Der Pilotfolge wird dabei auch die Aufgabe zuteil, die wichtigsten Figuren einzuführen, was für manch einen eine kleine Herausforderung sein kann, tritt hier doch eine ganze Reihe an illustren Charakteren auf. Den Überblick verliert man dennoch nie, und all denjenigen, die doch ein paar Probleme mit den zahlreichen Charakteren haben, sei versichert, dass in den kommenden Episoden ebenso viel Aufmerksamkeit auf die Titelfiguren wie auf die facettenreichen, komplexen Nebenfiguren mit ihren ganz persönlichen Problemen gelegt wird. Insgesamt liegt der Fokus aber natürlich auf Claire Foys Charakter Elizabeth, die in der Auftaktepisode noch am ehesten in den Hintergrund rückt. Dies hindert Foy aber keineswegs daran, sehr früh ihr großes Talent zu zeigen, welches in späteren Folgen noch großartig zum Vorschein kommen wird.

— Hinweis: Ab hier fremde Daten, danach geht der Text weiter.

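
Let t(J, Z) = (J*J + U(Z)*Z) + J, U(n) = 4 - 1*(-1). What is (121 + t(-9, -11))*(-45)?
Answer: -6210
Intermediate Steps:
U(n) = 5 (U(n) = 4 + 1 = 5)
t(J, Z) = J + J**2 + 5*Z (t(J, Z) = (J*J + 5*Z) + J = (J**2 + 5*Z) + J = J + J**2 + 5*Z)
(121 + t(-9, -11))*(-45) = (121 + (-9 + (-9)**2 + 5*(-11)))*(-45) = (121 + (-9 + 81 - 55))*(-45) = (121 + 17)*(-45) = 138*(-45) = -6210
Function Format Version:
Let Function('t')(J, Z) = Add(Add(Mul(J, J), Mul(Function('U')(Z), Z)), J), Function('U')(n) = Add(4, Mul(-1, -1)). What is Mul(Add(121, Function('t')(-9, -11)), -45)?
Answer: -6210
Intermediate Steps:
Function('U')(n) = 5 (Function('U')(n) = Add(4, 1) = 5)
Function('t')(J, Z) = Add(J, Pow(J, 2), Mul(5, Z)) (Function('t')(J, Z) = Add(Add(Mul(J, J), Mul(5, Z)), J) = Add(Add(Pow(J, 2), Mul(5, Z)), J) = Add(J, Pow(J, 2), Mul(5, Z)))
Mul(Add(121, Function('t')(-9, -11)), -45) = Mul(Add(121, Add(-9, Pow(-9, 2), Mul(5, -11))), -45) = Mul(Add(121, Add(-9, 81, -55)), -45) = Mul(Add(121, 17), -45) = Mul(138, -45) = -6210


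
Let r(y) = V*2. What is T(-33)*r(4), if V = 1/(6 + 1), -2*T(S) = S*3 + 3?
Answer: 96/7 ≈ 13.714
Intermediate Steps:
T(S) = -3/2 - 3*S/2 (T(S) = -(S*3 + 3)/2 = -(3*S + 3)/2 = -(3 + 3*S)/2 = -3/2 - 3*S/2)
V = ⅐ (V = 1/7 = ⅐ ≈ 0.14286)
r(y) = 2/7 (r(y) = (⅐)*2 = 2/7)
T(-33)*r(4) = (-3/2 - 3/2*(-33))*(2/7) = (-3/2 + 99/2)*(2/7) = 48*(2/7) = 96/7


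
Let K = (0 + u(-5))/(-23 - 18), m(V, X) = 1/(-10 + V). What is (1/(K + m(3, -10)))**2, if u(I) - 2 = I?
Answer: 82369/400 ≈ 205.92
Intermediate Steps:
u(I) = 2 + I
K = 3/41 (K = (0 + (2 - 5))/(-23 - 18) = (0 - 3)/(-41) = -3*(-1/41) = 3/41 ≈ 0.073171)
(1/(K + m(3, -10)))**2 = (1/(3/41 + 1/(-10 + 3)))**2 = (1/(3/41 + 1/(-7)))**2 = (1/(3/41 - 1/7))**2 = (1/(-20/287))**2 = (-287/20)**2 = 82369/400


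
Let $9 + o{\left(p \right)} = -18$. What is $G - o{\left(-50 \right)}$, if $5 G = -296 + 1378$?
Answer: $\frac{1217}{5} \approx 243.4$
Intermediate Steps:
$o{\left(p \right)} = -27$ ($o{\left(p \right)} = -9 - 18 = -27$)
$G = \frac{1082}{5}$ ($G = \frac{-296 + 1378}{5} = \frac{1}{5} \cdot 1082 = \frac{1082}{5} \approx 216.4$)
$G - o{\left(-50 \right)} = \frac{1082}{5} - -27 = \frac{1082}{5} + 27 = \frac{1217}{5}$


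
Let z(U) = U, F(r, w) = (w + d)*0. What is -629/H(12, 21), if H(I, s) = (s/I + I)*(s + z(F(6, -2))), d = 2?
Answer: -2516/1155 ≈ -2.1784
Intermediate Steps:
F(r, w) = 0 (F(r, w) = (w + 2)*0 = (2 + w)*0 = 0)
H(I, s) = s*(I + s/I) (H(I, s) = (s/I + I)*(s + 0) = (I + s/I)*s = s*(I + s/I))
-629/H(12, 21) = -629*4/(7*(21 + 12**2)) = -629*4/(7*(21 + 144)) = -629/(21*(1/12)*165) = -629/1155/4 = -629*4/1155 = -2516/1155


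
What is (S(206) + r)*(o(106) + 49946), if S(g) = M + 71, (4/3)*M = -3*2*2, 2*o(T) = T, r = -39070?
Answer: -1950360992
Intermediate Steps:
o(T) = T/2
M = -9 (M = 3*(-3*2*2)/4 = 3*(-6*2)/4 = (¾)*(-12) = -9)
S(g) = 62 (S(g) = -9 + 71 = 62)
(S(206) + r)*(o(106) + 49946) = (62 - 39070)*((½)*106 + 49946) = -39008*(53 + 49946) = -39008*49999 = -1950360992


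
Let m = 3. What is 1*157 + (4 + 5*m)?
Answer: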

Claire Foy (Wolf Hall) ist dabei aber nicht die einzige, die mit einer ungemein nuancierten, tiefblickenden und vielschichtigen Darbietungen brilliert. Im Auftakt spielt allen voran auch Jared Harris als King George VI. groß auf, ebenso wie John Lithgow in seiner Rolle als Sir Winston Churchill, eine derartig spezielle Persönlichkeit für sich, der man problemlos eine eigene Serie widmen könnte. Morgan und sein Team kitzeln hier aus der Darstellerriege am Fließband die allerfeinsten Momente heraus, in denen oft mehr mit ambivalenten Gesichtsausdrücken als mit Worten gearbeitet wird. Der hochtalentierten Besetzung beim Schauspiel zusehen zu dürfen, ist eine Freude, insbesondere, wenn sich die Charaktere über mehrere Episoden entfalten und sich immer wieder neue Facetten und Schichten bei ihnen offenbaren. Dies, die fabelhafte Ausstattung, der enthüllende und ehrliche Einblick in eine fremde, nahezu surreale Welt sowie eine makellose Inszenierung machen The Crown zu einem absoluten Hingucker. Und einer der besten Serien, die Netflix bis dato produziert und herausgebracht hat.